Nell’ultimo rapporto condotto dai magistrati contabili della Corte dei Conti emerge come le privatizzazioni in Italia abbiano fatto aumentare le tariffe rendendole  tra le più care rispetto agli altri paesi europei. Tutte le nostre utilities private dall’acqua all’energia hanno aumentato la capacità di generare profitti senza però recuperare sull’efficienza, con alti costi da far pagare all’utenza.
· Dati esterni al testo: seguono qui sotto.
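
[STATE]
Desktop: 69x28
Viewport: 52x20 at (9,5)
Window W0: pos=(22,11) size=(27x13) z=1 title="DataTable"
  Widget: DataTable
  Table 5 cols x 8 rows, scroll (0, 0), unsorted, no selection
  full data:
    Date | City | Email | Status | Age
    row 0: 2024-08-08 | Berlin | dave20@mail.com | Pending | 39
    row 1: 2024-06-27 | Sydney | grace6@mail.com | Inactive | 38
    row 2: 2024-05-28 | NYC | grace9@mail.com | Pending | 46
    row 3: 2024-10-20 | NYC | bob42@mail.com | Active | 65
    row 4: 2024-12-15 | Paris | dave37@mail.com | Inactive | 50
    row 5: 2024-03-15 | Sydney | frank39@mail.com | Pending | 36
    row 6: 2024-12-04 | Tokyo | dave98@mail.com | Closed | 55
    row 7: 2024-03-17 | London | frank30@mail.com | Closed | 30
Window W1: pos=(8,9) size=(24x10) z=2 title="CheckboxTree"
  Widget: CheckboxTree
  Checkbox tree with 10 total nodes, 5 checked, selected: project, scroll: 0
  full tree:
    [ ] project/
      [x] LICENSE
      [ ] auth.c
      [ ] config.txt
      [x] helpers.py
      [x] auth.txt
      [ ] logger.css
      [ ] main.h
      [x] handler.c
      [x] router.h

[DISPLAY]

                                                    
                                                    
                                                    
                                                    
━━━━━━━━━━━━━━━━━━━━━━┓                             
 CheckboxTree         ┃                             
──────────────────────┨━━━━━━━━━━━━━━━━┓            
>[-] project/         ┃e               ┃            
   [x] LICENSE        ┃────────────────┨            
   [ ] auth.c         ┃ │City  │Email  ┃            
   [ ] config.txt     ┃─┼──────┼───────┃            
   [x] helpers.py     ┃8│Berlin│dave20@┃            
   [x] auth.txt       ┃7│Sydney│grace6@┃            
━━━━━━━━━━━━━━━━━━━━━━┛8│NYC   │grace9@┃            
             ┃2024-10-20│NYC   │bob42@m┃            
             ┃2024-12-15│Paris │dave37@┃            
             ┃2024-03-15│Sydney│frank39┃            
             ┃2024-12-04│Tokyo │dave98@┃            
             ┗━━━━━━━━━━━━━━━━━━━━━━━━━┛            
                                                    


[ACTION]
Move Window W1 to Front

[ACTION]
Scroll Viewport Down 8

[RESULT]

                                                    
━━━━━━━━━━━━━━━━━━━━━━┓                             
 CheckboxTree         ┃                             
──────────────────────┨━━━━━━━━━━━━━━━━┓            
>[-] project/         ┃e               ┃            
   [x] LICENSE        ┃────────────────┨            
   [ ] auth.c         ┃ │City  │Email  ┃            
   [ ] config.txt     ┃─┼──────┼───────┃            
   [x] helpers.py     ┃8│Berlin│dave20@┃            
   [x] auth.txt       ┃7│Sydney│grace6@┃            
━━━━━━━━━━━━━━━━━━━━━━┛8│NYC   │grace9@┃            
             ┃2024-10-20│NYC   │bob42@m┃            
             ┃2024-12-15│Paris │dave37@┃            
             ┃2024-03-15│Sydney│frank39┃            
             ┃2024-12-04│Tokyo │dave98@┃            
             ┗━━━━━━━━━━━━━━━━━━━━━━━━━┛            
                                                    
                                                    
                                                    
                                                    


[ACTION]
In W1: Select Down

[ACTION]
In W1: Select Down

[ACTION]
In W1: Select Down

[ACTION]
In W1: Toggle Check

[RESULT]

                                                    
━━━━━━━━━━━━━━━━━━━━━━┓                             
 CheckboxTree         ┃                             
──────────────────────┨━━━━━━━━━━━━━━━━┓            
 [-] project/         ┃e               ┃            
   [x] LICENSE        ┃────────────────┨            
   [ ] auth.c         ┃ │City  │Email  ┃            
>  [x] config.txt     ┃─┼──────┼───────┃            
   [x] helpers.py     ┃8│Berlin│dave20@┃            
   [x] auth.txt       ┃7│Sydney│grace6@┃            
━━━━━━━━━━━━━━━━━━━━━━┛8│NYC   │grace9@┃            
             ┃2024-10-20│NYC   │bob42@m┃            
             ┃2024-12-15│Paris │dave37@┃            
             ┃2024-03-15│Sydney│frank39┃            
             ┃2024-12-04│Tokyo │dave98@┃            
             ┗━━━━━━━━━━━━━━━━━━━━━━━━━┛            
                                                    
                                                    
                                                    
                                                    


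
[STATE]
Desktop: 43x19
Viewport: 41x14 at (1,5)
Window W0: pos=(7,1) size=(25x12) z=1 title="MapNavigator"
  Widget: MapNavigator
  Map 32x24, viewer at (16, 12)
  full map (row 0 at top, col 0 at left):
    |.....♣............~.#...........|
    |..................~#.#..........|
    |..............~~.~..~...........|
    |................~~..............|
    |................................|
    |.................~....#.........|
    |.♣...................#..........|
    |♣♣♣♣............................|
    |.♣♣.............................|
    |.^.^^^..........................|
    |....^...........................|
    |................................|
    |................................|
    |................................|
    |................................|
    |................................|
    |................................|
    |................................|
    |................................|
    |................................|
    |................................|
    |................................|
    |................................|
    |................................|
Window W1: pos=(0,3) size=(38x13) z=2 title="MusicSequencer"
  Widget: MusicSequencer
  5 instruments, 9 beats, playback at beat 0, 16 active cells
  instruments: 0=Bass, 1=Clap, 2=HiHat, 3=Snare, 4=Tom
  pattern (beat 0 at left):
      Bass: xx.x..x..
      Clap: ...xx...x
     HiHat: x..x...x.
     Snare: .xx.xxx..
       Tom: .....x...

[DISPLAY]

────────────────────────────────────┨    
      ▼12345678                     ┃    
  Bass██·█··█··                     ┃    
  Clap···██···█                     ┃    
 HiHat█··█···█·                     ┃    
 Snare·██·███··                     ┃    
   Tom·····█···                     ┃    
                                    ┃    
                                    ┃    
                                    ┃    
━━━━━━━━━━━━━━━━━━━━━━━━━━━━━━━━━━━━┛    
                                         
                                         
                                         


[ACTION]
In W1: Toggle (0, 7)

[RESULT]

────────────────────────────────────┨    
      ▼12345678                     ┃    
  Bass██·█··██·                     ┃    
  Clap···██···█                     ┃    
 HiHat█··█···█·                     ┃    
 Snare·██·███··                     ┃    
   Tom·····█···                     ┃    
                                    ┃    
                                    ┃    
                                    ┃    
━━━━━━━━━━━━━━━━━━━━━━━━━━━━━━━━━━━━┛    
                                         
                                         
                                         


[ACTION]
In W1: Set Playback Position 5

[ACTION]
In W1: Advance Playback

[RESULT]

────────────────────────────────────┨    
      012345▼78                     ┃    
  Bass██·█··██·                     ┃    
  Clap···██···█                     ┃    
 HiHat█··█···█·                     ┃    
 Snare·██·███··                     ┃    
   Tom·····█···                     ┃    
                                    ┃    
                                    ┃    
                                    ┃    
━━━━━━━━━━━━━━━━━━━━━━━━━━━━━━━━━━━━┛    
                                         
                                         
                                         


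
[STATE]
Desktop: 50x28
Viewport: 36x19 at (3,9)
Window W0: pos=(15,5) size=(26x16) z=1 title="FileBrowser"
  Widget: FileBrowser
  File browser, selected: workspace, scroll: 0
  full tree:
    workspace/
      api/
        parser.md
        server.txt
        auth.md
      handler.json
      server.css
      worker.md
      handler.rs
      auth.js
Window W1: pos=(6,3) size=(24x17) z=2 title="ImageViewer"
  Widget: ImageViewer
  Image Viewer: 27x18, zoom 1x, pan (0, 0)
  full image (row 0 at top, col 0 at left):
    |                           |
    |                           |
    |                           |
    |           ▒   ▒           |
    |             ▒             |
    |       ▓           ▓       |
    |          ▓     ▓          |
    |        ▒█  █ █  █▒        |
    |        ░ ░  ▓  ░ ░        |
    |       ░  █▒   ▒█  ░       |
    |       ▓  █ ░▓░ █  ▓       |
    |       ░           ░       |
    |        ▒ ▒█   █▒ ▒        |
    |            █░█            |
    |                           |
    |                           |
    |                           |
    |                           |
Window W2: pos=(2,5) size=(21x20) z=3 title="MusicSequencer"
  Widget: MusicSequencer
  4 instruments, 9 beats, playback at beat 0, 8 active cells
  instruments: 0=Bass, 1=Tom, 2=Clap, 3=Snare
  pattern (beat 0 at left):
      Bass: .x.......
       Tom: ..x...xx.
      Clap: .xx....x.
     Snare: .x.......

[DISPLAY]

  Bass·█·······    ┃      ┃         
   Tom··█···██·    ┃      ┃on       
  Clap·██····█·    ┃   ▓  ┃         
 Snare·█·······    ┃▓     ┃         
                   ┃ █▒   ┃         
                   ┃░ ░   ┃         
                   ┃█  ░  ┃         
                   ┃█  ▓  ┃         
                   ┃   ░  ┃         
                   ┃▒ ▒   ┃         
                   ┃━━━━━━┛         
                   ┃━━━━━━━━━━━━━━━━
                   ┃                
                   ┃                
                   ┃                
━━━━━━━━━━━━━━━━━━━┛                
                                    
                                    
                                    


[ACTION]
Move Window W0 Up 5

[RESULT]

  Bass·█·······    ┃      ┃         
   Tom··█···██·    ┃      ┃         
  Clap·██····█·    ┃   ▓  ┃         
 Snare·█·······    ┃▓     ┃         
                   ┃ █▒   ┃         
                   ┃░ ░   ┃         
                   ┃█  ░  ┃━━━━━━━━━
                   ┃█  ▓  ┃         
                   ┃   ░  ┃         
                   ┃▒ ▒   ┃         
                   ┃━━━━━━┛         
                   ┃                
                   ┃                
                   ┃                
                   ┃                
━━━━━━━━━━━━━━━━━━━┛                
                                    
                                    
                                    


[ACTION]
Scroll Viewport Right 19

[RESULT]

····    ┃      ┃          ┃         
·██·    ┃      ┃          ┃         
··█·    ┃   ▓  ┃          ┃         
····    ┃▓     ┃          ┃         
        ┃ █▒   ┃          ┃         
        ┃░ ░   ┃          ┃         
        ┃█  ░  ┃━━━━━━━━━━┛         
        ┃█  ▓  ┃                    
        ┃   ░  ┃                    
        ┃▒ ▒   ┃                    
        ┃━━━━━━┛                    
        ┃                           
        ┃                           
        ┃                           
        ┃                           
━━━━━━━━┛                           
                                    
                                    
                                    


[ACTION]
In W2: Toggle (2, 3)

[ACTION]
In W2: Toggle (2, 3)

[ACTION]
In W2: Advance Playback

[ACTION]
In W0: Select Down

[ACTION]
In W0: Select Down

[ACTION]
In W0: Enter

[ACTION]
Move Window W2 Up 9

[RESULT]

        ┃      ┃          ┃         
        ┃      ┃          ┃         
        ┃   ▓  ┃          ┃         
        ┃▓     ┃          ┃         
        ┃ █▒   ┃          ┃         
        ┃░ ░   ┃          ┃         
        ┃█  ░  ┃━━━━━━━━━━┛         
        ┃█  ▓  ┃                    
        ┃   ░  ┃                    
        ┃▒ ▒   ┃                    
━━━━━━━━┛━━━━━━┛                    
                                    
                                    
                                    
                                    
                                    
                                    
                                    
                                    
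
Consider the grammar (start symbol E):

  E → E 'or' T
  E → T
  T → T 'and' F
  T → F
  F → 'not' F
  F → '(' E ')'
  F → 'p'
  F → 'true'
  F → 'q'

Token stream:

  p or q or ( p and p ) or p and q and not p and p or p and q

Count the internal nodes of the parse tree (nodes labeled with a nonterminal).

29

[E [E [E [E [E [T [F p]]] or [T [F q]]] or [T [F ( [E [T [T [F p]] and [F p]]] )]]] or [T [T [T [T [F p]] and [F q]] and [F not [F p]]] and [F p]]] or [T [T [F p]] and [F q]]]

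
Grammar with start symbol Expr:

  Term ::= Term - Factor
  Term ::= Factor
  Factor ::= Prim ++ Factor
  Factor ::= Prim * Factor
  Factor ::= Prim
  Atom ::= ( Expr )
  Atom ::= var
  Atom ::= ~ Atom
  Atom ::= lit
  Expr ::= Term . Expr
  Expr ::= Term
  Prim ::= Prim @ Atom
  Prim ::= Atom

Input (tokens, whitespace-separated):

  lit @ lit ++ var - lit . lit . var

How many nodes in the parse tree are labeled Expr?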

L’analisi lancia anche un monito sulle prossime privatizzazioni a partire da Tirrenia fino alle future Poste cercando di evitare il modello Alitalia con costi altissimi per i contribuenti.

Secondo la Corte nelle sue indagini non vi sarebbero dati necessari che, secondo quando si legge: “forniscono conclusioni univoche che l’elevata redditività del settore, influenzata dagli alti livelli di indebitamento, sia stata effettivamente funzionale a promuovere le politiche di investimento delle società recentemente privatizzate”.  E continua sulla negazione che il ministero dell’Economia ha deciso per l’accesso ai verbali del comitato per le privatizzazioni da parte dei magistrati: ” si tratta di interrogativi ai quali non è stato possibile dare risposta conclusiva in mancanza di informazioni più dirette e più analitiche, ricavabili dai verbali delle riunioni del Comitato per le privatizzazioni, verbali, però, che l’Amministrazione ha ritenuto di non dover mettere a disposizione della Corte, non consentendo, in tal modo, di fare, definitivamente, piena luce sul rispetto dei criteri di efficacia, efficienza ed economicità e della stessa regolarità di singole operazioni”. Nel rapporto redatto questo mese “Obiettivi e risultati delle operazioni di privatizzazione di partecipazione pubblica” secondo la Corte  il governo dovrebbe anche  definire “una strategia aggiornata di medio termine” e superare cosi “incertezze e contraddizioni”.  Serve ordine nelle forme in cui lo Stato garantisce nei settori strategici la presenza pubblica e serve, sempre secondo i magistrati, “l’esigenza di una chiara ridefinizione del ruolo, oggi tuttora non consolidato, della Cassa Depositi e Prestiti e di quello della presenza delle Fondazioni bancarie nel capitale della società.”

Immediato anche l’eco di proteste da parte delle associazioni di consumatori che secondo Federconsumatori il danno delle esose tariffe “avrebbe contribuito a sfliare dalla tasche dei consumatori ben9.270 euro di rincari a famiglia, per oltre 170 miliardi di euro”.